Who need the perp? Not me.

Perp walks. I just saw one on local TV. The “perp” looked as if his head was going to snap as he walked with his head away from the cameras. This young suspect of a home invasion robbery in nearby Port Arthur, Texas, was able to pull his sweater over his head. The few local reporters there all asked the man if he pulled off the crime. Apparently, the man didn’t answer, on camera at least. He probably said that he didn’t do it. Do what, Man? It is likely he’s done a crime or two before.

The perp walk typically happens when the cops call or email the press about an upcoming prisoner transfer to jail or arraignment. Usually, the reporters don’t just come up on a perp walk on their own.

I went to a few perp walks in my career in the news business. I found those occasions only slightly more useful to a news story than the “man on the street” interviews, what we called the “geek on the street.”
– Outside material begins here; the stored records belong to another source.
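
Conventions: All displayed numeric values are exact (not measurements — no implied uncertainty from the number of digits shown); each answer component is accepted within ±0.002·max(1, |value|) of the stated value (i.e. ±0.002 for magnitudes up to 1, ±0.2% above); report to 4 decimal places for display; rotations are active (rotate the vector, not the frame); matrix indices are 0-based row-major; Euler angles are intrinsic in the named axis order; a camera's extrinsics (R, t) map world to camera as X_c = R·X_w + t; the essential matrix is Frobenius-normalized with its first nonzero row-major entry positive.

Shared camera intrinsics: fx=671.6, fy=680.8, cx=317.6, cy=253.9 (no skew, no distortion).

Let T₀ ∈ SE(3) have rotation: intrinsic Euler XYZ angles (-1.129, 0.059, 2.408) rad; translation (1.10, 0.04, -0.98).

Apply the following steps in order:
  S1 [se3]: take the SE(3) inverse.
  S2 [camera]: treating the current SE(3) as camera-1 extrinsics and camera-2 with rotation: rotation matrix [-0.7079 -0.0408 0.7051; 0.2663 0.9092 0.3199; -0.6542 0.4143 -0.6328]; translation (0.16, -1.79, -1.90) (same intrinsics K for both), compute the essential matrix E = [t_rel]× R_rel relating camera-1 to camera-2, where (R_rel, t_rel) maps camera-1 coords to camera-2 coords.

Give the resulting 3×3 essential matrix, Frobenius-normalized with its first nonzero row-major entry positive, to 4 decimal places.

matrix = [0.4612 0.0525 -0.4322; -0.2635 0.4945 0.0848; -0.0692 -0.4772 0.2100]

after S1 (invert_se3): R=[-0.7415 0.3259 -0.5865; -0.6684 -0.2819 0.6883; 0.0590 0.9024 0.4268], t=(0.2278, 1.4211, 0.3173)
after S2 (essential): [0.4612 0.0525 -0.4322; -0.2635 0.4945 0.0848; -0.0692 -0.4772 0.2100]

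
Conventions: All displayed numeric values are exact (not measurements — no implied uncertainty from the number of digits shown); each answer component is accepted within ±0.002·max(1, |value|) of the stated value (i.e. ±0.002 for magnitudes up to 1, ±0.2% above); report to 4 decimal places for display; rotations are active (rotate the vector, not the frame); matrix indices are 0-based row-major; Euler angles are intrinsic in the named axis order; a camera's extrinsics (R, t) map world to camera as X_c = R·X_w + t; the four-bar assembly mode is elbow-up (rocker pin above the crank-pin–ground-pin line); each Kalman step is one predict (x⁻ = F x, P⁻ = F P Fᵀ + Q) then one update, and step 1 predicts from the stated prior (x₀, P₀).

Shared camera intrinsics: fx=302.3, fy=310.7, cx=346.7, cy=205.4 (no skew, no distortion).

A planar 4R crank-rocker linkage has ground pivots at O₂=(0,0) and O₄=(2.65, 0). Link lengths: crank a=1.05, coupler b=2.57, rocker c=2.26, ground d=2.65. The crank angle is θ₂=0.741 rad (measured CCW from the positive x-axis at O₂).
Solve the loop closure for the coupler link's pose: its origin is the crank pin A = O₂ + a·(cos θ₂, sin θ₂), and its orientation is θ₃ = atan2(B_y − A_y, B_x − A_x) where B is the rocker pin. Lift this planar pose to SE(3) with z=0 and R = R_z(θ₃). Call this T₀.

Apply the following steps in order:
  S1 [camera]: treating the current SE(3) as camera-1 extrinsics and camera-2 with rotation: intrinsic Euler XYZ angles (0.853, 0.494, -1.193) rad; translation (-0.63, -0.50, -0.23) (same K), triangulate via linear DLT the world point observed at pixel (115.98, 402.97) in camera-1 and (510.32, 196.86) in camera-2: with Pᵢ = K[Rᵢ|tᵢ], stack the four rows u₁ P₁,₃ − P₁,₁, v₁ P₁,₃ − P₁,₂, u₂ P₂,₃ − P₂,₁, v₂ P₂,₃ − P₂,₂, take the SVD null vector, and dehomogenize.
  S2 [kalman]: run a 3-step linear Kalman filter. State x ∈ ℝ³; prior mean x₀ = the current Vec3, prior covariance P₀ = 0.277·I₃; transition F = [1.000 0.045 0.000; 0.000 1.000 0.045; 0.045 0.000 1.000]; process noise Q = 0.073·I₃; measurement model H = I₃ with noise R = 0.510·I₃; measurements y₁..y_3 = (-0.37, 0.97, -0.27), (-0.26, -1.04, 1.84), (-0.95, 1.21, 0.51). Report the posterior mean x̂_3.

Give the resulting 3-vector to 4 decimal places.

result = (-0.7713, 0.8089, 0.9452)

source (fourbar_fk): coupler pose = R=[0.7994 -0.6008 0.0000; 0.6008 0.7994 0.0000; 0.0000 0.0000 1.0000], t=(0.7747, 0.7088, 0.0000)
after S1 (triangulate): (-1.4495, 1.6134, 1.7733)
after S2 (kf_track): (-0.7713, 0.8089, 0.9452)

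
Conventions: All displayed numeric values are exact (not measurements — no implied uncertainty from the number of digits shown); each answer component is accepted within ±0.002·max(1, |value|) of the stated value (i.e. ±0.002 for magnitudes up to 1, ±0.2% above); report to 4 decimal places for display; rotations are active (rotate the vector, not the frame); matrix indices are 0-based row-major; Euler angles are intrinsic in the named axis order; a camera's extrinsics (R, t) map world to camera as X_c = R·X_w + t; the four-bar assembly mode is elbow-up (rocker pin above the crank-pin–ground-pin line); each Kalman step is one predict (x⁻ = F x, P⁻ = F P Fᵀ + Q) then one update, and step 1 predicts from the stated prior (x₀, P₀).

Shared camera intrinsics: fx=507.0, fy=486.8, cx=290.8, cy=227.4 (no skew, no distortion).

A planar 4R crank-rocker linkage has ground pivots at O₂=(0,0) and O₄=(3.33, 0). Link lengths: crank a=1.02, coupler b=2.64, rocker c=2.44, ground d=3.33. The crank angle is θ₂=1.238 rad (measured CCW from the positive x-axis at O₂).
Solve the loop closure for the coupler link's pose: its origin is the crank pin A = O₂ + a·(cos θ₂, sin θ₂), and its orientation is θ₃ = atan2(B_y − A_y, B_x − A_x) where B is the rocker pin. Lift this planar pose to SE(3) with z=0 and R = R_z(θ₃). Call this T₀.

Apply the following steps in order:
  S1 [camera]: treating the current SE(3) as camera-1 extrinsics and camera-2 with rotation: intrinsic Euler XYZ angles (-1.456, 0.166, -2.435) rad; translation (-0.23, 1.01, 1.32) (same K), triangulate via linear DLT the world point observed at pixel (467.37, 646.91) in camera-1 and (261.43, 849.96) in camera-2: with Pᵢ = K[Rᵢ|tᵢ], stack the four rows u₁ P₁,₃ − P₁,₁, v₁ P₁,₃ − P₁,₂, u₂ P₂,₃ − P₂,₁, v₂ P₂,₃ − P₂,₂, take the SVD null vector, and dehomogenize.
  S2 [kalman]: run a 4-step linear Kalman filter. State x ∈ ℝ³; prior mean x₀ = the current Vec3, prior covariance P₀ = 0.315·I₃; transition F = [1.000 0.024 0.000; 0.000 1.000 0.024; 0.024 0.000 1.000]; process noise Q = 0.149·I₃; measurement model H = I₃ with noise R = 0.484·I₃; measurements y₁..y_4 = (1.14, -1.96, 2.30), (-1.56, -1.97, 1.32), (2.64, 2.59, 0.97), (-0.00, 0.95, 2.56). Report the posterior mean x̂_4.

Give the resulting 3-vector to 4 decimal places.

source (fourbar_fk): coupler pose = R=[0.8565 -0.5161 0.0000; 0.5161 0.8565 0.0000; 0.0000 0.0000 1.0000], t=(0.3332, 0.9640, 0.0000)
after S1 (triangulate): (0.5237, 0.3282, 1.7585)
after S2 (kf_track): (0.5813, 0.6597, 1.9149)

result = (0.5813, 0.6597, 1.9149)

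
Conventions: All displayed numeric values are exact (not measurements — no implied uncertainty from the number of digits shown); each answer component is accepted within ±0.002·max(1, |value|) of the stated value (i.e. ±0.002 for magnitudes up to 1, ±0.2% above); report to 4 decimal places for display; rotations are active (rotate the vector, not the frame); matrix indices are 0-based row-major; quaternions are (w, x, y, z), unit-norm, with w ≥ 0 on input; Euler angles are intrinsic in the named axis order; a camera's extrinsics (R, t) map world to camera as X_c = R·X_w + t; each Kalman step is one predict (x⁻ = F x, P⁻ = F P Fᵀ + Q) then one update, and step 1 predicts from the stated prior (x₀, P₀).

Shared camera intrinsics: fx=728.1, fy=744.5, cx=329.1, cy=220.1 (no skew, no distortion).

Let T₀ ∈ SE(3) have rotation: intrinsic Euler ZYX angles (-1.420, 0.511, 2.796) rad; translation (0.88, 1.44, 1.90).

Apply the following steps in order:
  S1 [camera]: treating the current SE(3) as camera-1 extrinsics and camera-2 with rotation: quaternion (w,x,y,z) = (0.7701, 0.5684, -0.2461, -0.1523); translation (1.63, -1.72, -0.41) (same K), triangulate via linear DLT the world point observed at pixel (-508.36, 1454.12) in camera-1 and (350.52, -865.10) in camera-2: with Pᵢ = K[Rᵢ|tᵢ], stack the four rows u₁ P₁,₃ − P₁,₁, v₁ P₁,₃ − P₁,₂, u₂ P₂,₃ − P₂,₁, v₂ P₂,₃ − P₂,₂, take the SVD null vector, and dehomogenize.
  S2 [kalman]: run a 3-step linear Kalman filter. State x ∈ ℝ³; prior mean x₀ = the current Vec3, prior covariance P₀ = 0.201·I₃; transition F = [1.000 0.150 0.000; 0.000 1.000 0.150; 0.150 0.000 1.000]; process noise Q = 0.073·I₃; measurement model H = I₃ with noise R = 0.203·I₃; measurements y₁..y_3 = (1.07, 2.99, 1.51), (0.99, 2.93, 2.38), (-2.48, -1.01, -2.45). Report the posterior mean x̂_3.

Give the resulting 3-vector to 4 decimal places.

result = (-0.6528, 1.0258, -0.1887)

after S1 (triangulate): (-0.6515, 1.7619, 1.7435)
after S2 (kf_track): (-0.6528, 1.0258, -0.1887)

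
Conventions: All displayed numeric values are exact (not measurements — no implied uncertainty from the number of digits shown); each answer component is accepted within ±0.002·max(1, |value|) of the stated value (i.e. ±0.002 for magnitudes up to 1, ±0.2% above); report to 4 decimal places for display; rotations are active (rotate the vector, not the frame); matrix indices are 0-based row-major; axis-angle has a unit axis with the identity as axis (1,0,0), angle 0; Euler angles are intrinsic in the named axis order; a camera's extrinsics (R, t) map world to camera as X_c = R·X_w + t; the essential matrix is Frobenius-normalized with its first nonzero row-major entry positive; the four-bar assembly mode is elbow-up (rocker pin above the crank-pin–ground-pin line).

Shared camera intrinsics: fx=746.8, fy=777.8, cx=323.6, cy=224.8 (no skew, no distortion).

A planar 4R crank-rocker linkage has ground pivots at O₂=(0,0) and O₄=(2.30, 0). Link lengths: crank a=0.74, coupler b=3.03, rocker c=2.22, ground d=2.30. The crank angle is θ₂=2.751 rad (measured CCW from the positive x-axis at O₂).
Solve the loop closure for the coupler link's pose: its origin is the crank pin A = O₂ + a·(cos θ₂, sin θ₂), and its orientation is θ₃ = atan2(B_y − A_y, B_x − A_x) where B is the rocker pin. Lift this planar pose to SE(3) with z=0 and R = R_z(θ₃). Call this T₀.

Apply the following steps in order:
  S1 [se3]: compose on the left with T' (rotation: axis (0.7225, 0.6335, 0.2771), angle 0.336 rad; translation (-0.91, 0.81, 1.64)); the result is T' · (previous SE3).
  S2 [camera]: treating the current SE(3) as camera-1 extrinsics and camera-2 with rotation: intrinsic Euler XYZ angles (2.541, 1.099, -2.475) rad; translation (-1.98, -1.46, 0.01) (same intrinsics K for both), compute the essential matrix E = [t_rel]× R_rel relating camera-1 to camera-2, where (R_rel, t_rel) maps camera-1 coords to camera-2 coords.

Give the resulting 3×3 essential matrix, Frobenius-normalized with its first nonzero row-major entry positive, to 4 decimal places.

matrix = [0.3517 0.2533 0.1614; -0.4081 -0.2893 -0.1893; 0.2047 -0.5458 0.4003]

source (fourbar_fk): coupler pose = R=[0.7899 -0.6133 0.0000; 0.6133 0.7899 0.0000; 0.0000 0.0000 1.0000], t=(-0.6843, 0.2817, 0.0000)
after S1 (compose_se3): R=[0.7284 -0.6488 0.2201; 0.6851 0.6917 -0.2284; -0.0040 0.3171 0.9484], t=(-1.5945, 1.0023, 1.8451)
after S2 (essential): [0.3517 0.2533 0.1614; -0.4081 -0.2893 -0.1893; 0.2047 -0.5458 0.4003]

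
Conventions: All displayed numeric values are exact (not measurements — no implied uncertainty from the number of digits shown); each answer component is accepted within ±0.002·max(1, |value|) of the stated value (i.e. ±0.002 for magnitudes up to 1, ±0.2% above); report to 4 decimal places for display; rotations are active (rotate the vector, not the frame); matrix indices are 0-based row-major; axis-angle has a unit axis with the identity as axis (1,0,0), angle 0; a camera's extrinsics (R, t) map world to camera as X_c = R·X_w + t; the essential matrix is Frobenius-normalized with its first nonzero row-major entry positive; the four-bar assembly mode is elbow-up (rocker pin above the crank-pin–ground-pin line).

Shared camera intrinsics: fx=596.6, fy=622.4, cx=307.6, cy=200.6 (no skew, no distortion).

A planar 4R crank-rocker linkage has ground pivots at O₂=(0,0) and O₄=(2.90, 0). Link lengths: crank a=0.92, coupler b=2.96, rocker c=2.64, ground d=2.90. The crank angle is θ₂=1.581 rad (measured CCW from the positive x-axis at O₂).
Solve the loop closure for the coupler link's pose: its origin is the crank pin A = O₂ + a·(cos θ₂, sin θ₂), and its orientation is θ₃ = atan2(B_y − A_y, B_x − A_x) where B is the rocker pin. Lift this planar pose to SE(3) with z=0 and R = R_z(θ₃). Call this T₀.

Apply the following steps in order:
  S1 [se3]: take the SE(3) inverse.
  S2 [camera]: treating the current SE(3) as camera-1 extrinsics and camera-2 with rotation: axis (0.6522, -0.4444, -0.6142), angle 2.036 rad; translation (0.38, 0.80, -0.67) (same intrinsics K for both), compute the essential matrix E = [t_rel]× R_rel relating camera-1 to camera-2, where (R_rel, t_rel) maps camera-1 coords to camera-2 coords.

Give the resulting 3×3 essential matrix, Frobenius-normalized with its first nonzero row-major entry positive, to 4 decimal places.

source (fourbar_fk): coupler pose = R=[0.8239 -0.5668 0.0000; 0.5668 0.8239 0.0000; 0.0000 0.0000 1.0000], t=(-0.0094, 0.9200, 0.0000)
after S1 (invert_se3): R=[0.8239 0.5668 0.0000; -0.5668 0.8239 0.0000; 0.0000 0.0000 1.0000], t=(-0.5137, -0.7632, 0.0000)
after S2 (essential): [0.3894 0.4153 0.0889; -0.1251 -0.3706 -0.2267; -0.4796 0.1639 0.4546]

matrix = [0.3894 0.4153 0.0889; -0.1251 -0.3706 -0.2267; -0.4796 0.1639 0.4546]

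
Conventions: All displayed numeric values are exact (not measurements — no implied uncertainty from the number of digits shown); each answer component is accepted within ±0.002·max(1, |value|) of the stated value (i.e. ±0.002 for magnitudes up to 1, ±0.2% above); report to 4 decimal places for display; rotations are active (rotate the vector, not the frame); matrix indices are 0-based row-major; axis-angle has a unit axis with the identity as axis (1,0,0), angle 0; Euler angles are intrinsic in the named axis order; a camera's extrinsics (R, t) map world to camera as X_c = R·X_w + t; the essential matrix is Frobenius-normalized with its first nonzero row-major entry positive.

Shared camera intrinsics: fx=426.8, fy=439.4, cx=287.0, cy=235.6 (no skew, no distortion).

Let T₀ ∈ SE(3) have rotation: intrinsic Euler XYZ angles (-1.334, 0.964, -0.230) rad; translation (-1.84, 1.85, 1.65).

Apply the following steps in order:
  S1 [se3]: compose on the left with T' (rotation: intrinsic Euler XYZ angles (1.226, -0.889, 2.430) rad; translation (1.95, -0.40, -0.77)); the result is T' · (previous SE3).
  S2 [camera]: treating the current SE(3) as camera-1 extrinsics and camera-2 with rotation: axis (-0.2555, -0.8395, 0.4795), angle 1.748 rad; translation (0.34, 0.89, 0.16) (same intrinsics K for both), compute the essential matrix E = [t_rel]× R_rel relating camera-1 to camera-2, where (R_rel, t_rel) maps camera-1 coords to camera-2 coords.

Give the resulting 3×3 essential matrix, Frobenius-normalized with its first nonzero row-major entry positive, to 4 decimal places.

after S1 (compose_se3): R=[0.0506 0.6879 -0.7240; 0.2258 0.6983 0.6792; 0.9729 -0.1979 -0.1200], t=(0.7857, -2.3938, -2.8194)
after S2 (essential): [0.5076 0.3164 -0.2081; -0.0244 0.3838 -0.2725; 0.4914 -0.2928 0.2227]

matrix = [0.5076 0.3164 -0.2081; -0.0244 0.3838 -0.2725; 0.4914 -0.2928 0.2227]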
Maybe other countries are above such showmanship. Say nations like North Korea. Yes, it seems totalitarian nations would love a similar exhibition. But maybe not, if on the other shoe. The other stinky shoe of Kim Jong-Un.

I wouldn’t like to be on the other shoe. Pew.

Perhaps an all-star cast, starring Kim, maybe even Dick Cheney. And too bad Hitler’s dead. We can’t do Adolf. And I doubt we would get even get the live ones, like Cheney.

So TV news stars to be, here is a thought. Unless your manager, makes you go to a perp walk, I suggest you do something else. Maybe there will be a birthday celebration for someone who is turning 105 years in age. Or maybe the local firefighters are rescuing a cat from a well, perhaps even there is a real story out there. Even a blind pig finds an acorn every now and then.